All’inizio (1215, Magna Charta Libertatum) le prerogative del Parlamento non erano un odioso privilegio. I parlamentari controllavano il potere in nome della legalità e le guarentigie li proteggevano dalle prepotenze del Re. Poi il potere si è mangiato la politica: Parlamento e governo sono diventati espressione di una sola casta. Dove più, dove meno, il controllo di legalità (pubblica, quella che riguarda la gestione del potere) è stato abbandonato dal Parlamento; e, negli Stati democratici e in particolare nell’Italia del dopoguerra, è finito nelle mani della Magistratura. Il conflitto, da intra-specifico che era stato, è diventato extra-specifico (Lorenz, Il cosiddetto male), politica contro Giustizia.

Naturalmente, a questo punto, le guarentigie politiche non avevano più senso: il potere assoluto e i suoi irresistibili abusi erano spariti. Restava, per tutti, l’obbligo di rispettare la legge: l’accertamento e la sanzione di comportamenti illegali commessi da politici erano un fatto tecnico, incongruente con le guarentigie di un tempo. Certo, errori nell’applicazione della legge e abusi di potere commessi da magistrati corrotti restavano possibili. Ma per i politici, come per chiunque altro, sarebbero state sufficienti le garanzie del sistema giudiziario: l’indipendenza del giudice, il principio del contraddittorio, i tre gradi di giudizio. È successo però, in particolare nel nostro paese, che il potere ha corrotto la politica. Il suo tasso di criminalità è divenuto elevatissimo, superiore percentualmente a quello riscontrabile in una degradata periferia urbana. Ne è derivato un conflitto con il controllo di legalità. E le guarentigie di una volta sono state mantenute al solo scopo di garantire ai politici l’impunità. Solo che, a un certo punto, hanno dovuto ridimensionarsi: con Mani Pulite era diventato evidente il contrasto sfacciato tra l’enorme quantità di reati da loro commessi e il sistema di impunità di cui godevano. L’autorizzazione a procedere fu abolita; ma rimasero in vita le altre autorizzazioni, in particolare quelle a intercettare, all’uso delle intercettazioni indirette e all’arresto che, pur non impedendo il processo, ne rendevano difficile lo svolgimento.

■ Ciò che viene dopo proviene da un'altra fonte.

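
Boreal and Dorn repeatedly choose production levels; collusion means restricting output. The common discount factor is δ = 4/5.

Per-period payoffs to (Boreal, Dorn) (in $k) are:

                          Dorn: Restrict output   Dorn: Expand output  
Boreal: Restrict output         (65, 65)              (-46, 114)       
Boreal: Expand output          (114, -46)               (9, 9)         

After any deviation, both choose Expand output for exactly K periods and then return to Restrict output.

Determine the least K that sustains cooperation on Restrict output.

2

Need Σ_{k=1}^{K} δ^k ≥ (114−65)/(65−9) = 0.8750 at δ = 4/5.
At K = 1 the sum is 0.8000 < 0.8750; at K = 2 it is 1.4400 ≥ 0.8750.
So the minimum punishment length is K = 2.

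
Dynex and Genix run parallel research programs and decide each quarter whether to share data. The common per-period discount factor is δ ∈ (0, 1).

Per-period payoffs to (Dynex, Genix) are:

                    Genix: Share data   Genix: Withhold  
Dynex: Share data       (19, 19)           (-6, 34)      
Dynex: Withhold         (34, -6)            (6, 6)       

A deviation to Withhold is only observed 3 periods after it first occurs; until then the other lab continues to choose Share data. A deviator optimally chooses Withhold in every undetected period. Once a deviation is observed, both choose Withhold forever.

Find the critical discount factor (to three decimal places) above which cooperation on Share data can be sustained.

0.812

The best deviation is to choose Withhold for all 3 undetected periods, earning 34 each, then 6 forever once detected.
Deviation value: 34(1−δ^3)/(1−δ) + 6δ^3/(1−δ); cooperation value: 19/(1−δ).
IC: 19 ≥ 34(1−δ^3) + 6δ^3 = 34 − 28δ^3.
So δ^3 ≥ 15/28, giving δ ≥ (15/28)^(1/3) ≈ 0.812.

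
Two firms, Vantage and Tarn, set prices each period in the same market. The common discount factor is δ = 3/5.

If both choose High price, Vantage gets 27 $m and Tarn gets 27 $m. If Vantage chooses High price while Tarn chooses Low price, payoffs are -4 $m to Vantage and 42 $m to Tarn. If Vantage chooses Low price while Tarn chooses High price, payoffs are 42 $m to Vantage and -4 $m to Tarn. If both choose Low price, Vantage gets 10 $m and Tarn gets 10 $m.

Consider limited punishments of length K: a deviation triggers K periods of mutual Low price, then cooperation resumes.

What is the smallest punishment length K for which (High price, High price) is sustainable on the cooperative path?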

Restava però la delegittimazione propria del processo penale: reati e fatti eticamente e politicamente disdicevoli erano conosciuti dall’opinione pubblica; e la gestione del potere ne era comunque pregiudicata. Cominciò quindi l’epoca delle leggi ad personam, necessarie non tanto per impedire la fisiologica conseguenza di una sentenza di condanna quanto per evitare che i cittadini si rendessero conto della criminale gestione del potere. Queste leggi, che introducevano l’impunità generale per i vertici della politica, furono ritenute legittime dalla Presidenza della Repubblica e approvate dal Parlamento. Solo la Corte costituzionale evitò il perpetuarsi di un ritorno all’inaccettabile concetto: la persona del Re è sacra e inviolabile. Oggi questa sacralità è invocata dal Presidente Napolitano. Dimentico delle caratteristiche essenziali del potere legittimo: la sottomissione alla legge e la trasparenza della gestione del potere sotto il profilo della legalità, dell’etica e della correttezza politica e istituzionale. Nascondere ai cittadini le proprie azioni è sintomo di cattiva coscienza. E le istituzioni non possono essere servite da chi ha la necessità di nasconderle.